HALIFAX, NOVA SCOTIA - Journalist and political scientist Thomas Ricks, paraphrasing the poet Allen Ginsberg, wrote in Foreign Policy magazine 11 years ago, "I see the best minds of my generation studying counterinsurgency."
Another analyst assessing the growing awareness of the threat of climate change today might be inclined to write, "I see the best minds of my generation studying natural disaster response."
Military and political leaders from around the world gathered November 19-21 for an annual meeting in eastern Canada known as the Halifax International Security Forum. As it was a year ago, China was high on the minds of the participants, but a new topic also captured much of the attention - climate change and how to deal with the increasingly severe natural disasters that accompany it.
The issue was more than theoretical. As the national security chiefs and theorists met on the Atlantic seaboard, military units were being deployed on Canada's Pacific coast to cope with record-breaking rainfall and flooding that drove thousands from their homes and isolated the region's largest city, Vancouver.
Flooding from hurricane
The flooding offered a stark reminder for those who attended the last in-person Halifax forum in 2019, when Canadian troops were still helping clean up from a hurricane that brought lasting damage to Halifax, including the collapse of a construction crane that lodged against a high rise and took months to remove.
Canada's new defense minister, Anita Anand, delivered the opening lecture at this year's forum, which included a panel dedicated to natural disasters, "Fires and Landslides and Droughts, Oh My!" In her remarks, Anand recited a list of recent events in which Canadian forces had been deployed to cope with natural disasters and the coronavirus pandemic.
Onno Eichelsheim, the Dutch defense chief and a general in the Netherlands Armed Forces, spoke passionately as member of the natural disasters panel about the ways in which climate change threatens the Netherlands, a country highly vulnerable to rising sea levels.
A U.S. Senate delegation consisting of Jeanne Shaheen, D-N.H., James Risch, R-Idaho, Tim Kaine, D-Va., Chris Coons, D-Del., Roger Wicker, R-Miss., and Joni Ernst, R-Iowa, speaks at the Halifax International Security Forum. (Jay Heisler/VOA)
"Natural disaster response is already here," Eichelsheim told VOA afterward. "It's something our military are used to doing, if you look at our Caribbean element of our kingdom." The Netherlands embraces three Caribbean islands - Aruba, Curacao, and Saint Maarten.
"Our military is ready" for natural disaster deployments, Eichelsheim added. "We equip them, we train them. ... Probably, we will start doing this more and more and more. The question is, do we have the capacity to do this?"
U.S. Senator Jim Risch, a former commander of the Idaho National Guard, said in an interview that the ability and willingness to use the military to respond to natural disasters varies from country to country.
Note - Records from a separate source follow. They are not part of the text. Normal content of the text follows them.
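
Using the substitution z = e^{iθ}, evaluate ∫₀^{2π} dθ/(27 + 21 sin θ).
Call the integral J. The integrand is 2π-periodic and we integrate over a full period, so shifting θ does not change the value (θ → θ + π/2 turns sin θ into cos θ). Hence
  J = ∫₀^{2π} dθ/(27 + 21 cos θ).
Put z = e^{iθ}: then cos θ = (z + 1/z)/2, dθ = dz/(iz), and z runs once counterclockwise around |z| = 1:
  J = ∮_{|z|=1} 1/(27 + 21*(z + 1/z)/2) · dz/(iz) = (2/i) ∮_{|z|=1} dz/(21*z^2 + 54*z + 21).
The roots of 21*z^2 + 54*z + 21 are z = (-27 ± sqrt(27^2 - 21^2))/21, with sqrt(288) = 12*sqrt(2); their product is 1, so only z₊ = -9/7 + 4*sqrt(2)/7 lies inside the unit circle (z₋ = -9/7 - 4*sqrt(2)/7 lies outside).
z₊ is a simple zero of q(z) = 21*z^2 + 54*z + 21, so Res(1/q, z₊) = 1/q'(z₊) with q'(z) = 42*z + 54; and q'(z₊) = 21*(z₊ - z₋) = 24*sqrt(2).
Therefore J = (2/i) · 2πi · 1/(24*sqrt(2)) = 2*pi/(12*sqrt(2)) = sqrt(2)*pi/12

Final answer: sqrt(2)*pi/12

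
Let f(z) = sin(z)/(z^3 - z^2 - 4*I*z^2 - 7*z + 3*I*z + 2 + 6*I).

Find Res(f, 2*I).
Write f(z) = P(z)/Q(z) with P(z) = sin(z) and Q(z) = z^3 - z^2 - 4*I*z^2 - 7*z + 3*I*z + 2 + 6*I.
The denominator factors as Q(z) = (z - 2 - I)*(z + 1 - I)*(z - 2*I), so z = 2*I is a simple zero of Q and P is analytic there; z = 2*I is therefore a simple pole and
  Res(f, z₀) = P(z₀)/Q'(z₀).

Q'(z) = 3*z^2 - 2*z - 8*I*z - 7 + 3*I, so Q'(2*I) = -3 - I.
P(2*I) = I*sinh(2).

Res(f, 2*I) = (I*sinh(2))/(-3 - I) = (-1/10 - 3*I/10)*sinh(2)

Final answer: (-1/10 - 3*I/10)*sinh(2)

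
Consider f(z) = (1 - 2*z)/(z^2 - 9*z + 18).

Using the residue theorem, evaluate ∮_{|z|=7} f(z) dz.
By the residue theorem, ∮_C f(z) dz = 2πi · (sum of the residues of f at the poles inside |z| = 7).

The denominator factors as (z - 6)*(z - 3), so the singularities of f are simple poles at z = 6, z = 3.
  |6|² = 36 < 49 = 7², so this pole is inside the contour.
  |3|² = 9 < 49 = 7², so this pole is inside the contour.

With P(z) = 1 - 2*z and Q(z) = z^2 - 9*z + 18, each pole is simple, so Res(f, z₀) = P(z₀)/Q'(z₀) with Q'(z) = 2*z - 9.
  Res(f, 6) = P(6)/Q'(6) = (-11)/(3) = -11/3
  Res(f, 3) = P(3)/Q'(3) = (-5)/(-3) = 5/3

Sum of residues inside C: -2
∮_C f(z) dz = 2πi · (-2) = -4*I*pi

Final answer: -4*I*pi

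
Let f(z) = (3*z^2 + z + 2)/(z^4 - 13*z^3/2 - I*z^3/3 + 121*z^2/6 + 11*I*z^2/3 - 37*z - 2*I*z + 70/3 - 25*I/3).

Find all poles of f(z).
The singularities of f are the zeros of the denominator. Factoring,
  z^4 - 13*z^3/2 - I*z^3/3 + 121*z^2/6 + 11*I*z^2/3 - 37*z - 2*I*z + 70/3 - 25*I/3 = (z - 1 - 3*I)*(z - 3/2 + I)*(z - 3 + 2*I/3)*(z - 1 + I)
so the candidates are z = 1 + 3*I, z = 3/2 - I, z = 3 - 2*I/3, z = 1 - I.

Check the numerator P(z) = 3*z^2 + z + 2 at each one:
  P(1 + 3*I) = -21 + 21*I ≠ 0, so z = 1 + 3*I is a (simple) pole.
  P(3/2 - I) = 29/4 - 10*I ≠ 0, so z = 3/2 - I is a (simple) pole.
  P(3 - 2*I/3) = 92/3 - 38*I/3 ≠ 0, so z = 3 - 2*I/3 is a (simple) pole.
  P(1 - I) = 3 - 7*I ≠ 0, so z = 1 - I is a (simple) pole.

Poles of f: {1 - I, 1 + 3*I, 3/2 - I, 3 - 2*I/3}

Final answer: {1 - I, 1 + 3*I, 3/2 - I, 3 - 2*I/3}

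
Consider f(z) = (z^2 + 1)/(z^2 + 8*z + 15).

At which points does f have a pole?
{-5, -3}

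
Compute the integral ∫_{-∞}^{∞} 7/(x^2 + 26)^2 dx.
Let f(z) = 7/(z^2 + 26)^2. The denominator has no real zeros and deg Q - deg P = 4 ≥ 2, so the integral of f over the upper semicircle |z| = R tends to 0 as R → ∞. Closing the contour in the upper half-plane,
  ∫_{-∞}^{∞} f(x) dx = 2πi · Σ Res(f, z_k)  over the poles with Im z_k > 0.

Zeros of the denominator: z^2 + 26 = 0 gives z = ±sqrt(26)*I.
Upper half-plane: z = sqrt(26)*I (a pole of order 2).

Write f(z) = g(z)/(z - sqrt(26)*I)^2 with g(z) = 7/(z + sqrt(26)*I)^2. For a double pole, Res(f, z₀) = g'(z₀):
  g'(z) = -14/(z + sqrt(26)*I)^3
  Res(f, sqrt(26)*I) = g'(sqrt(26)*I) = -7*sqrt(26)*I/2704

∫_{-∞}^{∞} f(x) dx = 2πi · (-7*sqrt(26)*I/2704) = 7*sqrt(26)*pi/1352

Final answer: 7*sqrt(26)*pi/1352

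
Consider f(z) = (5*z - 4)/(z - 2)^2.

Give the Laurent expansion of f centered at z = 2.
6/(z - 2)^2 + 5/(z - 2)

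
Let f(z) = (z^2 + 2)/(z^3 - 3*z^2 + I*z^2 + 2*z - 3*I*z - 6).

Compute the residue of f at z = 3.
Write f(z) = P(z)/Q(z) with P(z) = z^2 + 2 and Q(z) = z^3 - 3*z^2 + I*z^2 + 2*z - 3*I*z - 6.
The denominator factors as Q(z) = (z + 2*I)*(z - I)*(z - 3), so z = 3 is a simple zero of Q and P is analytic there; z = 3 is therefore a simple pole and
  Res(f, z₀) = P(z₀)/Q'(z₀).

Q'(z) = 3*z^2 - 6*z + 2*I*z + 2 - 3*I, so Q'(3) = 11 + 3*I.
P(3) = 11.

Res(f, 3) = (11)/(11 + 3*I) = 121/130 - 33*I/130

Final answer: 121/130 - 33*I/130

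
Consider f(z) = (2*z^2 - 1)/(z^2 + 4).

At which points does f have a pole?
The singularities of f are the zeros of the denominator. Factoring,
  z^2 + 4 = (z + 2*I)*(z - 2*I)
so the candidates are z = -2*I, z = 2*I.

Check the numerator P(z) = 2*z^2 - 1 at each one:
  P(-2*I) = -9 ≠ 0, so z = -2*I is a (simple) pole.
  P(2*I) = -9 ≠ 0, so z = 2*I is a (simple) pole.

Poles of f: {-2*I, 2*I}

Final answer: {-2*I, 2*I}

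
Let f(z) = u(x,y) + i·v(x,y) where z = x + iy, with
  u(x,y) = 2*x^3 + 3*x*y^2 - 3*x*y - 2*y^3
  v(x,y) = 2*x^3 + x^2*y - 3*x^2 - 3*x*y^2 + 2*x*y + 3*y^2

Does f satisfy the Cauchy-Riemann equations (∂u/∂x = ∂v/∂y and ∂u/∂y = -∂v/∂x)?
∂u/∂x = 6*x^2 + 3*y^2 - 3*y
∂v/∂y = x^2 - 6*x*y + 2*x + 6*y
∂u/∂y = 6*x*y - 3*x - 6*y^2
∂v/∂x = 6*x^2 + 2*x*y - 6*x - 3*y^2 + 2*y
∂u/∂x ≠ ∂v/∂y and ∂u/∂y ≠ -∂v/∂x; the Cauchy-Riemann equations are not satisfied, so f is not analytic.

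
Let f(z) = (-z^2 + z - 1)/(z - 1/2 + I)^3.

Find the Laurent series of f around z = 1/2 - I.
Put w = z - (1/2 - I), i.e. z = w + 1/2 - I. The denominator is w^3, so it suffices to rewrite the numerator in powers of w.

P(z) = -z^2 + z - 1
P(w + 1/2 - I) = 1/4 + 2*I*w - w^2

Dividing each term by w^3:
  f = 1/(4*w^3) + 2*I/w^2 - 1/w

Substituting back w = z - 1/2 + I:
  f(z) = 1/(4*(z - 1/2 + I)^3) + 2*I/(z - 1/2 + I)^2 - 1/(z - 1/2 + I)

The series is finite because the numerator is a polynomial; the negative powers form the principal part, and the coefficient of 1/(z - 1/2 + I) gives Res(f, 1/2 - I) = -1.

Final answer: 1/(4*(z - 1/2 + I)^3) + 2*I/(z - 1/2 + I)^2 - 1/(z - 1/2 + I)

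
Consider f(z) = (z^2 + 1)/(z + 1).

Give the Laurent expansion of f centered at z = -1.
Put w = z - (-1), i.e. z = w - 1. The denominator is w, so it suffices to rewrite the numerator in powers of w.

P(z) = z^2 + 1
P(w - 1) = 2 - 2*w + w^2

Dividing each term by w:
  f = 2/w - 2 + w

Substituting back w = z + 1:
  f(z) = 2/(z + 1) - 2 + (z + 1)

The series is finite because the numerator is a polynomial; the negative powers form the principal part, and the coefficient of 1/(z + 1) gives Res(f, -1) = 2.

Final answer: 2/(z + 1) - 2 + (z + 1)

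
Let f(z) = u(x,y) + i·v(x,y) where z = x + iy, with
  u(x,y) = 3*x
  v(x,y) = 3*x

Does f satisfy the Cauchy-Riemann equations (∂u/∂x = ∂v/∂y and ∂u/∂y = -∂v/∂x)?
∂u/∂x = 3
∂v/∂y = 0
∂u/∂y = 0
∂v/∂x = 3
∂u/∂x ≠ ∂v/∂y and ∂u/∂y ≠ -∂v/∂x; the Cauchy-Riemann equations are not satisfied, so f is not analytic.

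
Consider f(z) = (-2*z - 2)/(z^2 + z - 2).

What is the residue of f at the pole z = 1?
-4/3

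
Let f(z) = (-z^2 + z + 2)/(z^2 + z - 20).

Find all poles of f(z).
The singularities of f are the zeros of the denominator. Factoring,
  z^2 + z - 20 = (z + 5)*(z - 4)
so the candidates are z = -5, z = 4.

Check the numerator P(z) = -z^2 + z + 2 at each one:
  P(-5) = -28 ≠ 0, so z = -5 is a (simple) pole.
  P(4) = -10 ≠ 0, so z = 4 is a (simple) pole.

Poles of f: {-5, 4}

Final answer: {-5, 4}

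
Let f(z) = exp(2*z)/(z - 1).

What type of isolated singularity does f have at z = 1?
Write f(z) = g(z)/(z - 1) with g(z) = exp(2*z).
g is entire and g(1) = exp(2) ≠ 0, so no factor of (z - 1) cancels: the Laurent expansion of f about z = 1 starts at the power -1, i.e. lim_{z→z₀} (z - z₀) f(z) = exp(2) is finite and nonzero.
So z = 1 is a pole of order 1.

Final answer: pole of order 1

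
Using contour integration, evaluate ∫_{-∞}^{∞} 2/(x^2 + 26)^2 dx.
Let f(z) = 2/(z^2 + 26)^2. The denominator has no real zeros and deg Q - deg P = 4 ≥ 2, so the integral of f over the upper semicircle |z| = R tends to 0 as R → ∞. Closing the contour in the upper half-plane,
  ∫_{-∞}^{∞} f(x) dx = 2πi · Σ Res(f, z_k)  over the poles with Im z_k > 0.

Zeros of the denominator: z^2 + 26 = 0 gives z = ±sqrt(26)*I.
Upper half-plane: z = sqrt(26)*I (a pole of order 2).

Write f(z) = g(z)/(z - sqrt(26)*I)^2 with g(z) = 2/(z + sqrt(26)*I)^2. For a double pole, Res(f, z₀) = g'(z₀):
  g'(z) = -4/(z + sqrt(26)*I)^3
  Res(f, sqrt(26)*I) = g'(sqrt(26)*I) = -sqrt(26)*I/1352

∫_{-∞}^{∞} f(x) dx = 2πi · (-sqrt(26)*I/1352) = sqrt(26)*pi/676

Final answer: sqrt(26)*pi/676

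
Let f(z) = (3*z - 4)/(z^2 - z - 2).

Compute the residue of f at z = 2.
2/3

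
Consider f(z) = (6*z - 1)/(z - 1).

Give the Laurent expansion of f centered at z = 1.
Put w = z - (1), i.e. z = w + 1. The denominator is w, so it suffices to rewrite the numerator in powers of w.

P(z) = 6*z - 1
P(w + 1) = 5 + 6*w

Dividing each term by w:
  f = 5/w + 6

Substituting back w = z - 1:
  f(z) = 5/(z - 1) + 6

The series is finite because the numerator is a polynomial; the negative powers form the principal part, and the coefficient of 1/(z - 1) gives Res(f, 1) = 5.

Final answer: 5/(z - 1) + 6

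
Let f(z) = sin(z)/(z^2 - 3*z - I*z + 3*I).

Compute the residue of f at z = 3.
Write f(z) = P(z)/Q(z) with P(z) = sin(z) and Q(z) = z^2 - 3*z - I*z + 3*I.
The denominator factors as Q(z) = (z - 3)*(z - I), so z = 3 is a simple zero of Q and P is analytic there; z = 3 is therefore a simple pole and
  Res(f, z₀) = P(z₀)/Q'(z₀).

Q'(z) = 2*z - 3 - I, so Q'(3) = 3 - I.
P(3) = sin(3).

Res(f, 3) = (sin(3))/(3 - I) = (3/10 + I/10)*sin(3)

Final answer: (3/10 + I/10)*sin(3)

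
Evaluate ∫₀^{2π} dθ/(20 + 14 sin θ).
sqrt(51)*pi/51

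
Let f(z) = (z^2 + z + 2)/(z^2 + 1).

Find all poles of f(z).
The singularities of f are the zeros of the denominator. Factoring,
  z^2 + 1 = (z + I)*(z - I)
so the candidates are z = -I, z = I.

Check the numerator P(z) = z^2 + z + 2 at each one:
  P(-I) = 1 - I ≠ 0, so z = -I is a (simple) pole.
  P(I) = 1 + I ≠ 0, so z = I is a (simple) pole.

Poles of f: {-I, I}

Final answer: {-I, I}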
"Every government is different. Their agencies are different. Some may be very used to doing responses to emergencies and some may not," he said. "Our U.S. system, our federal military is not as engaged in that as defending the country, whereas the national guards are."
Space Force role
Nevertheless, the newest branch of the U.S. military, the Space Force, or USSF, sees a role for itself in monitoring for and responding to natural disasters, which are growing in frequency and severity as the world's climate warms.
"The USSF collaborates globally with partners to develop technology, share data, and provide warning of potential disaster," said a statement provided by a Space Force spokesperson in response to questions from VOA. "We are especially focused on developing an architecture for Space Based Environmental Monitoring to support the Department of the Air Force's strategy for the Arctic region."
Defense One technology editor Patrick Tucker said in an interview that world leaders are coming to appreciate that climate change will be a large part of their future security calculations, alongside such issues as new technologies, supply chain management and the rise of China.
"I do think it's good that people are beginning to understand that climate change is going to be a factor in virtually every national security discussion," Tucker said.